EDINBURG, Texas – Region One Education Service Center is encouraging high school seniors to complete their financial aid applications through a state-wide challenge. 

In partnership with the Texas Workforce Commission, Texas Regional Bank, Educate Texas and RGV Focus, administrators unveiled their plans to boost student participation and submission of the Free Application for Federal Student Aid (FAFSA) to approximately 300 counselors and GEAR-UP facilitators from across the region. The Texas FAFSA Challenge aims to increase application rates through awareness, resources and good-old friendly competition. 

“The enthusiasm of the counselors and GEAR-UP support team is really strong,” said Dr. Daniel P. King, executive director of Region One ESC. “And, we have very dedicated educators in Region One, so I know that this will be a successful initiative.”

King says of the 20 education service centers in the state, Region One has been a leader in FAFSA application completion, despite a universal dip during the pandemic. However, returning to pre-COVID rates and beyond is imperative for students to take full advantage of the federal funds available to them.

“The idea is not to be satisfied with that level – even if it’s leading the state – but to try and get as close as possible to having every single student fill out the FAFSA,” said King.

Eligibility for income-based scholarships and grants as well as state and federal funds is determined by the FAFSA. J. Chris Coxon, managing director for Educate Texas, says this is why it remains one of the highest predictors of college matriculation. 

“Kids need money and a lot of times families don’t have the means to be able to support their kids,” said Coxon. “College is expensive. So, we know that students who fill out their FAFSA – they’re 84 percent more likely to go on to college. We know that students who are experiencing poverty are even more likely to go if they’ve filled out their FAFSA by 127 percent. So, it’s great that the Valley, through this partnership with Texas Regional Bank and the Texas Workforce Commission, is challenging the rest of the state. … I think in the end, the winners are our students, our families and our community as a whole.”

For their part, Educate Texas and their local subset RGV Focus, will provide resources for parents and students, such as guides to filling out the FAFSA in both English and Spanish. Coxon says they have also reached out to tax preparers to help them identify and assist parents with children who may be attending college. Additionally, they will track the data for the competition by region, county and even individual campus with the Texas College Access Network (TxCAN). 

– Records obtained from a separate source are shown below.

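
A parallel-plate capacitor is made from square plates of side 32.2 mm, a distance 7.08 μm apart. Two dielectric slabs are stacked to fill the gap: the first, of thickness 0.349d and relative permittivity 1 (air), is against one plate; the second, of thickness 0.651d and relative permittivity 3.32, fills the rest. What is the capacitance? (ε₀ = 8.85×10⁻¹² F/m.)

A = (32.2 mm)² = 1.04×10⁻³ m².
Stacked slabs ⇒ two capacitors in series, each with the full plate area.
C₁ = κ₁ε₀A/d₁ = 1.00 × 8.85×10⁻¹² × 1.04×10⁻³ / 2.47×10⁻⁶ = 3.71×10⁻⁹ F.
C₂ = κ₂ε₀A/d₂ = 3.32 × 8.85×10⁻¹² × 1.04×10⁻³ / 4.61×10⁻⁶ = 6.61×10⁻⁹ F.
C = (1/C₁ + 1/C₂)⁻¹ = 2.38×10⁻⁹ F.

C ≈ 2.38 nF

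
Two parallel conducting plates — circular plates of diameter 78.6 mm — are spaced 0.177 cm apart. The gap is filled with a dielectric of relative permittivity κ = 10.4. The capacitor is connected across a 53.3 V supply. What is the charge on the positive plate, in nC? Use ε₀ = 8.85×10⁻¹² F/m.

13.4 nC

A = π(78.6/2 mm)² = 4.85×10⁻³ m².
C = κε₀A/d = 10.4 × 8.85×10⁻¹² × 4.85×10⁻³ / 1.77×10⁻³ = 2.52×10⁻¹⁰ F.
Q = CV = 2.52×10⁻¹⁰ × 53.3 = 1.34×10⁻⁸ C.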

Headlining the rollout event was TWC Commissioner Representing Labor Julian Alvarez. He reminded the faculty audience of the importance of students pursuing any kind of secondary education, whether that be obtaining a degree or certification. By introducing them to a wide-range of options and programs, students are more likely to want to continue their education and be happier with their career choice.

“I was here to share … that there’s a value in industry-recognized credentials,” said Alvarez. “There’s nothing wrong with an associate’s degrees, certifications. Everything that we’re doing actually has these articulations.”

Alvarez went on to thank the partners and specifically, Alex Meade, Texas Regional Bank senior vice president of economic development and public finance, for spearheading the initiative after a conversation between the two. 

“The more we started thinking about it, the more we realized that this was not just an issue in the Valley or in Region One, but throughout the entire state of Texas,” said Meade. “… Now, because of my background in economic development that was something that was always very interesting to me because it impacts how we recruit companies.”

He continued, “Oftentimes, education and industry don’t communicate as much as they should, and little do they realize that these two entities need each other. … Because of the role that I have here at the bank and the ability that Texas Regional Bank has given me, they’ve allowed me to start bridging that gap.”

Though he was not able to definitely say what the prize will be, Meade did say that a financial contribution will be made to the education service center and school district with the highest percent change in submitted FAFSA applications for the year. With that incentive, he hopes to see increased completion rates throughout the state. 

Coxon expressed admiration for the local leaders’ vision and efforts to address impediments to continuing an education. Once considered “dropout factories,” Rio Grande Valley schools are now among the best in the state, with students matching or outperforming their peers in nine out of 10 indicators. 

“You’ve seen a tremendous turnaround in the Valley,” said Coxon. “And, it is one of the reasons why I think so many people come down to the Valley to see the great innovation that’s taking place. … This is a great way for this region to continue to demonstrate its leadership.”

The annual deadline for FAFSA applications is June 30.